You can set return.as to:
“result” (default): Returns the final R data frame.
“code”: Returns the generated Python command as a string.
“all”: Returns a list containing both the result and the code.
# See the code for a simple filter
rp_filter(diamonds, carat > 1 & price < 400, return.as = "code")
#> [1] "df.query('(carat > 1) and (price < 400)')"
# See the code for a mutate
rp_mutate(diamonds, ppc = price / carat, return.as = "code")
#> [1] "df.assign(ppc = lambda x: (x['price'] / x['carat']))"
# See the code for a complex summary
rp_summarize(
diamonds,
avg_price = mean(price),
count = n(),
.by = c(cut, color),
return.as = "code"
)
#> [1] "df.groupby(['cut', 'color'], as_index=False, observed=True).agg(avg_price = ('price', 'mean'), count = ('price', 'size'))"By default, when you request return.as = “code”, the generated Python code uses the placeholder rpandas_df_in as the DataFrame name. This is because the function only receives the data object, not its name. However, you can provide a custom name using the table_name argument (available in all verbs). This is especially useful when you want to copy‑paste the code into a Python script or notebook.
# Default placeholder
rp_filter(diamonds, carat > 1, return.as = "code")
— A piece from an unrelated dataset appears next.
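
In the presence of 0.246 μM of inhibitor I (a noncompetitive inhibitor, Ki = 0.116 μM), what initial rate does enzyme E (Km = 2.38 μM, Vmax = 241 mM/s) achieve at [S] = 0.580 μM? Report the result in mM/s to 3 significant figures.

15.1 mM/s

With α = 1 + [I]/Ki = 1 + 0.246/0.116 = 3.121, the noncompetitive rate law is v = (Vmax/α)·[S] / (Km + [S]).
v = (241/3.121)×0.580 / (2.38 + 0.580) = 44.79/2.960 = 15.1 mM/s.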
#> [1] "df.query('carat > 1')"
# With custom table name
rp_filter(diamonds, carat > 1, table_name = "diamonds", return.as = "code")
#> [1] "diamonds.query('carat > 1')"The output changes from: “rpandas_df_in.query(‘(carat > 1)’)” to: “diamonds.query(‘(carat > 1)’)”. This works for all verbs – rp_select, rp_mutate, rp_summarize, etc. Simply pass table_name = “your_data_frame_name” as an argument.